Beschrijving van het toegangshek
Dit van omstreeks 1730 daterende toegangshek vormt een der gaafste voorbeelden uit de periode van de Lodewijk XIV-stijl. De hardstenen pijlers bezitten aan de zijkanten een blokmotief en aan de voor- en achterzijden pilasters. De pilasters hebben een geprofileerde lijst met florale motieven aan de boven- en onderzijden. De pijlers bezitten voorts een brede geprofileerde voet en forse geprofileerde afdekkingen, bekroond door in Lodewijk XIV-vormen uitgevoerde hardstenen vazen. Aan weerszijden van de pijlers zijn gesmede zijstukken met voluutvormen bevestigd. Bijzonder is een tweede stel zijstukken tegen de onderzijde.
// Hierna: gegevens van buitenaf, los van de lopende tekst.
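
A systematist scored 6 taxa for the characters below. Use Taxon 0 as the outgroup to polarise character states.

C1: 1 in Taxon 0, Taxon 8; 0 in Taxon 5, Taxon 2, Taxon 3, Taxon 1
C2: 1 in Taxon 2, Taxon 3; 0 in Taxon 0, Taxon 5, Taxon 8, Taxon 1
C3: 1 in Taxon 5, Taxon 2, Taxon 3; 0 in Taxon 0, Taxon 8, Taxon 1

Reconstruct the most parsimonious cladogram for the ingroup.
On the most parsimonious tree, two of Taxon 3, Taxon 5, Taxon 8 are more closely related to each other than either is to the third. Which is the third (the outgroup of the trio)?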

Deze zijn bevestigd aan de gemetselde wanden van de dam waarop het hek staat.
De hekvleugels zijn vrij sober uitgevoerd. Mooi ornament is aangebracht rond beide liggers in het middengedeelte. Daarboven bevindt zich spijlenwerk zonder ornament, waardoor men goed zicht heeft op het achterliggende huis. Door de sobere uitvoering van de hekvleugels ligt het accent op de bekroning. De ornamentiek van de bekroning is doorgezet in het bovendeel van de hekvleugels, waardoor dit in visueel opzicht één geheel vormt. De bovenzijde van de hekvleugels valt in een sponning die is aangebracht in de onderste liggers van de bekroning. Bijzonder is ook dat het bovendraaipunt van de hekvleugels niet is vastgezet in de pijlers, maar in het voluutvormige deel van de bekroning dat is bevestigd aan de hekpijlers. Het donkergroen geschilderde smeedwerk werd omstreeks het midden van de jaren negentig hersteld, waarbij een belangrijk deel van het ornament van bladgoud werd voorzien. Op de dam is geen leuning geplaatst, maar een laag gemetseld muurtje.